В соседней комнате лопались воздушные пузыри, доносился жаркий стесненный шепот. Последние слова больно задели меня, и то внешнее каменное равнодушие, за которым я прятался, как за непроницаемой стеною, вдруг оказалось на самом деле пергаментом, насквозь источенным непреходящей ревностью... Господи, и чего строить из себя «железного Феликса», коли ты весь соткан из переливистых изменчивых переживаний и настроений и похож на ночного мотылька, залетевшего из ночи на обманчивый свет.

Поборов неловкость, я пошел как-то криво, боком, будто бы в прихожую, бросил косой взгляд в комнату. Марфа сидела на диване с ярко пылающим лицом, прильнувши к Катузову. Почуяв мой взгляд, | отпрянула, принялась деловито обихаживать встрепанные волосы, приминать по-над ушами, прикусив губами заколки. Катузов обернулся, растерянно пожал плечами. Он был бледен, словно побывал в угарном дыму, глаза расплывчато блестели.

Надо было объясниться, но язык у меня сковало от подобной наглости. Катузов, не глядя в лицо, протиснулся мимо меня, гулко всхлопала дверь; следом, шаркая отопками, недоуменно поплелся Поликушка. Марфа высоко задрала ноги на диван, уложила голову на круглые коленки, выставляя наружу блестящие, словно бы облитые оливковым маслом смугловатые лядвии, розовый косячок шелковых трусиков, что нынче носят девицы лишь по древней косной привычке, позабыв их практическую нужду. Марфа молчала, вперила взгляд в пол, я же, наверное, выглядел последним подлецом в ее глазах, миром выпустившим Катузова из квартиры, не попросив объяснений. Но, может, Марфиньке того и хотелось, чтобы мы столкнулись, как два свирепых лося на любовном гону, а я стушевался, отпраздновал труса. И теперь уже поздно исправлять промашку: не бежать же следом, чтобы потребовать объяснений.

Я потухше маячил в дверях, вслушиваясь в свое сердце. Ничто во мне не взбунтовалось, немо, неотзывчиво было в груди, словно бы там залили тягучим черным варом. Наконец Марфинька оторвала голову от колен, натянула юбку, сказала презрительно, как плюнула в лицо, равнодушно глядя мимо меня:

– Хромушин, ты подлец... Ты специально подослал Катузова ко мне...

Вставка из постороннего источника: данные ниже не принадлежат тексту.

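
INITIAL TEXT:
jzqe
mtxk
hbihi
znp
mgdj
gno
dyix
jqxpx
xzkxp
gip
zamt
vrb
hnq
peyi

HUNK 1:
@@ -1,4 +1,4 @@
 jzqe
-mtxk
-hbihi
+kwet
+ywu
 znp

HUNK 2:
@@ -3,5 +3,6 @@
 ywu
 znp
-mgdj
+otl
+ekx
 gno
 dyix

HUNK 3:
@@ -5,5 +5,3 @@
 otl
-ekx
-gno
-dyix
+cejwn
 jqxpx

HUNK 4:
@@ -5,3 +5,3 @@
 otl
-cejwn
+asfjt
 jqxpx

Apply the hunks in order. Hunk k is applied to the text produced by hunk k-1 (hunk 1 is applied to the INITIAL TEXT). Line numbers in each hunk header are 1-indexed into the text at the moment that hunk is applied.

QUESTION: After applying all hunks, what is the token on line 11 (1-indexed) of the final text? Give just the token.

Hunk 1: at line 1 remove [mtxk,hbihi] add [kwet,ywu] -> 14 lines: jzqe kwet ywu znp mgdj gno dyix jqxpx xzkxp gip zamt vrb hnq peyi
Hunk 2: at line 3 remove [mgdj] add [otl,ekx] -> 15 lines: jzqe kwet ywu znp otl ekx gno dyix jqxpx xzkxp gip zamt vrb hnq peyi
Hunk 3: at line 5 remove [ekx,gno,dyix] add [cejwn] -> 13 lines: jzqe kwet ywu znp otl cejwn jqxpx xzkxp gip zamt vrb hnq peyi
Hunk 4: at line 5 remove [cejwn] add [asfjt] -> 13 lines: jzqe kwet ywu znp otl asfjt jqxpx xzkxp gip zamt vrb hnq peyi
Final line 11: vrb

Answer: vrb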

...Ну, братцы мои, большей наглости я не слыхал... Змея подколодная, нашла время укусить исподтишка. И как больно-то-о!.. Вот она, Ева, когда-то не побоявшаяся бежать из рая и с той поры ходящая кривым путем. Даже мой философический ум не смог бы придумать такой ловушки. Собственно говоря, вся нынешняя антисистема власти (система сбоев) построена именно на таких бессовестных, циничных парадоксах: у тебя украли последнее, но ты благодари, что не убили...

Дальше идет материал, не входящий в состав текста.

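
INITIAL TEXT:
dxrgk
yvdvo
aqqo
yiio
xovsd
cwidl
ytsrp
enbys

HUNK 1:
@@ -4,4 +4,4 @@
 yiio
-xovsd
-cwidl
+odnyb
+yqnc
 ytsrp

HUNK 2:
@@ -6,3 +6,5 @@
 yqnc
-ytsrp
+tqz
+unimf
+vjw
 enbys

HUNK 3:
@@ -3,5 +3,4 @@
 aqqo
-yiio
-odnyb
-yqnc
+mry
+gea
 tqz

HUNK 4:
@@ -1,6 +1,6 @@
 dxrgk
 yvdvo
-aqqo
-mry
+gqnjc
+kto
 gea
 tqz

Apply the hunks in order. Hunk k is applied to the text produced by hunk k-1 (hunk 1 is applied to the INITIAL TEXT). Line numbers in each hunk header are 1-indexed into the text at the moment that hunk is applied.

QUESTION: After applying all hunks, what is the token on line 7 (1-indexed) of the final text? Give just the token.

Hunk 1: at line 4 remove [xovsd,cwidl] add [odnyb,yqnc] -> 8 lines: dxrgk yvdvo aqqo yiio odnyb yqnc ytsrp enbys
Hunk 2: at line 6 remove [ytsrp] add [tqz,unimf,vjw] -> 10 lines: dxrgk yvdvo aqqo yiio odnyb yqnc tqz unimf vjw enbys
Hunk 3: at line 3 remove [yiio,odnyb,yqnc] add [mry,gea] -> 9 lines: dxrgk yvdvo aqqo mry gea tqz unimf vjw enbys
Hunk 4: at line 1 remove [aqqo,mry] add [gqnjc,kto] -> 9 lines: dxrgk yvdvo gqnjc kto gea tqz unimf vjw enbys
Final line 7: unimf

Answer: unimf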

– Ну для чего же я подослал Катузова?..

– Потому что вы, мужики, все скоты и развратники. Вы любите подсматривать в замочную скважину. Особенно старперы...

Марфа нарочито рвала все скрепы, возникшие меж нами, она собралась уходить и сейчас вострила в себе злобу, чтобы одним махом сжечь мосты.

Во мне заклубилась лихорадка, но я ущемил ее, не дал воли, поражаясь своей рассудочности. Но я-то хорошо понимал, что это чувство внешнее, быстро скисающее, а за ним, как за стеною, уже густеет гроза, и, чтобы не выпустить ее на свободу, но показаться благородным, спросил грустно, без упрека:

– Мне непонятно, Марфа Николаевна, зачем вы здесь? Ведь вы – не канарейка, и мой дом – не клетка... Ступайте на все четыре стороны.

– Гонишь? Хорошо, я уйду... – Сказала жестко, скинула на пол ноги, но с дивана не сшевельнулась.

– За чем дело стало? Дверь не закрыта... Каждый выбирает свой путь.

– Заманил, а теперь гонишь? Ты циник, Павел Петрович. Я боюсь с тобою находиться рядом. Ты все знаешь про меня... Я будто на вскрытии под скальпелем...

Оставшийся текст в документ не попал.